Supreme Court will review scope of obstruction law that Trump is charged with breaking

The case calls into question prosecutors’ handling of an Enron-era obstruction law to punish those who stormed Congress.

Supreme Court will review scope of obstruction law that Trump is charged with breaking

The Supreme Court has agreed to take up a case that could derail hundreds of Jan. 6 felony prosecutions — and could also deal a blow to special counsel Jack Smith’s prosecution of former President Donald Trump.

The case, arising from the prosecution of a Jan. 6 defendant accused of pushing against police and inflaming a mob attempting to breach the Capitol, calls into question prosecutors’ handling of an Enron-era obstruction law to punish those who stormed Congress.

The federal charge, “obstruction of an official proceeding,” carries a 20-year maximum sentence and is one of the four felony counts that Trump is facing in his own Washington, D.C. criminal case. Another count charges him with conspiring to violate the obstruction law.

The high court’s decision to consider the scope of the obstruction law comes as prosecutors in Trump’s case are urging the justices to take up a separate appeal over his claims that he is immune from prosecution for his actions related to the 2020 election because he was serving as president at the time.

The court’s announcement Wednesday that it will hear the obstruction case, which involves Jan. 6 defendant Joseph Fischer, doesn’t directly affect the prosecution of Trump by special counsel Jack Smith. But by throwing one of the charges in Trump’s case into limbo, it could bolster Trump’s efforts to slow down that case and put off the trial, which is scheduled to open March 4.

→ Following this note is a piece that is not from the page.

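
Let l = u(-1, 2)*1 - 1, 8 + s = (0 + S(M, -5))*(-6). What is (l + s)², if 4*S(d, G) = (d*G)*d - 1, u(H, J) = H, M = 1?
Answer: 1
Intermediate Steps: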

Federal prosecutors have charged at least 327 Jan. 6 defendants with obstructing Congress’ proceedings that day. One of them was Fischer, who the Justice Department says pushed against police, encouraged other members of the mob to break through police lines and had at least one physical encounter with an officer.

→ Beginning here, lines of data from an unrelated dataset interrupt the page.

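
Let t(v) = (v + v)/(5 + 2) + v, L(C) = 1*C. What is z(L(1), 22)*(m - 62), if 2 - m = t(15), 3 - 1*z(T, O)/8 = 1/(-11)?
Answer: -150960/77 ≈ -1960.5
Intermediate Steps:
L(C) = C
z(T, O) = 272/11 (z(T, O) = 24 - 8/(-11) = 24 - 8*(-1/11) = 24 + 8/11 = 272/11)
t(v) = 9*v/7 (t(v) = (2*v)/7 + v = (2*v)*(⅐) + v = 2*v/7 + v = 9*v/7)
m = -121/7 (m = 2 - 9*15/7 = 2 - 1*135/7 = 2 - 135/7 = -121/7 ≈ -17.286)
z(L(1), 22)*(m - 62) = 272*(-121/7 - 62)/11 = (272/11)*(-555/7) = -150960/77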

Fischer contended that the obstruction charge was improper because it was only meant to punish physical tampering with documents, such as paper shredding. U.S. District Court Judge Carl Nichols, a Trump appointee, agreed with Fischer and dismissed the obstruction charge because of a lack of any allegation that he’d intended to impede the handling of any records, such as the electoral votes.

Given the hundreds of prosecutions, virtually every other district court judge in Washington eventually weighed in on the question. All who did rejected the argument Nichols found persuasive.

The Justice Department appealed Nichols’ ruling and prevailed, with a three-judge appeals court panel agreeing that the obstruction charge could be applied to those who interfered with Congress’ ability to count electoral votes on Jan. 6 and could not be limited simply to defendants who tampered with physical evidence.

But the appeals court panel also splintered over a deeper question about the obstruction law, which requires prosecutors to prove that defendants acted “corruptly.” Appeals court judges struggled with how to define the term in a way that would not also sweep in wide swaths of plainly legal activity — like First Amendment-protected protests, lobbying and advocacy.

Trump’s actions have lurked in the background of many of the legal debates, with some lawyers noting that Trump’s efforts to get some conservative senators to stall the proceedings on Jan. 6 can be seen as typical legislative foot-dragging but could also be deemed part of a corrupt attempt by Trump to scuttle the electoral vote tally altogether.

That theory is embraced by the criminal case special counsel Jack Smith filed against Trump in August, charging him with taking various steps to interfere with the electoral vote certification based on fraud claims he knew to be false.


In Fischer’s petition to the high court, his attorneys conceded that the obstruction statute applies to some proceedings conducted by Congress, but asked the justices to decide whether that would “include acts unrelated to investigations and evidence.”

In addition to reviewing Fischer’s question about physical destruction of documents, the Supreme Court may now also consider how to define “corrupt” efforts to impede “official proceedings,” like sessions of Congress or grand jury investigations.

A handful of Jan. 6 defendants have been acquitted of obstruction charges after judges determined prosecutors failed to prove that they were acting “corruptly.” That’s because some of the defendants didn’t appear to know there was a session of Congress occurring that day at all or believed that the session had already ended when they went inside the Capitol.

The Supreme Court will likely hear oral arguments on the issue in the spring, with a decision to follow by the end of June.